The freezing-point depression is given by the formula: \(\Delta T_{f} = K_{f} \times m\) Where \(\Delta T_{f}\) is the freezing-point depression, \(K_{f}\) is the cryoscopic constant for water (which is \(1.86 ^{\circ}C/mol/kg\)), and m is the molality of the solution. We can plug in the molality we found in step 1: \(\Delta T_{f} = 1.86 ^{\circ}C/mol/kg \times 1.11 \times 10^{-5} mol/kg = 2.06 \times 10^{-5}^{\circ}C\)

The osmotic pressure is given by the formula: \(\Pi = n_i \times R \times T\) Where \(\Pi\) is the osmotic pressure, \(n_i\) is the moles of solute per liter of solution, R is the gas constant (which is \(0.0821 L \times atm/mol \times K\)), and T is the temperature in Kelvin.
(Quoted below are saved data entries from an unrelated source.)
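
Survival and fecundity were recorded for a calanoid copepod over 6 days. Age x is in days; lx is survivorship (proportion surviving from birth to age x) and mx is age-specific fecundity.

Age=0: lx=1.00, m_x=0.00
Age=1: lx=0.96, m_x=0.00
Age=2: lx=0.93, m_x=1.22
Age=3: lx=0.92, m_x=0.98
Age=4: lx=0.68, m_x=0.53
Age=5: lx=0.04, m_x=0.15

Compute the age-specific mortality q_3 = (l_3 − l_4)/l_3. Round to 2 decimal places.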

First, we need to convert the temperature from Celsius to Kelvin: \(T = 25^{\circ}C + 273.15 = 298.15 K\) Now, we can calculate the moles of solute per liter of solution: \(n_i = 1.11 \times 10^{-5} mol/L\) Finally, we can find the osmotic pressure: \(\Pi = 1.11 \times 10^{-5} mol/L \times 0.0821 L \times atm/mol \times K \times 298.15 K = 2.71 \times 10^{-4} atm\)
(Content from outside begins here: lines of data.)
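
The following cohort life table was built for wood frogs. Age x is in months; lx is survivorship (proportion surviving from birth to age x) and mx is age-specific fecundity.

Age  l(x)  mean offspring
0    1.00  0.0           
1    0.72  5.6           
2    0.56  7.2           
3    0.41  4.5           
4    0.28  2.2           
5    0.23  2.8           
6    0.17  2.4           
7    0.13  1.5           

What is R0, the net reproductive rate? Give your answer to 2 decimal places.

11.77

lx·mx by age: 0, 4.032, 4.032, 1.845, 0.616, 0.644, 0.408, 0.195
R0 = Σ lx·mx = 11.772 → 11.77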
A larger value of the colligative property would give better accuracy during molar mass measurements. Comparing the answers from Step 2 and Step 3, we find that the osmotic pressure (\(2.71 \times 10^{-4} atm\)) is larger than the freezing-point depression (\(2.06 \times 10^{-5}^{\circ}C\)). Therefore, using osmotic pressure would be a better method to determine the molar masses of large molecules. This is because osmotic pressure results in a larger value, leading to more precise measurements and less error.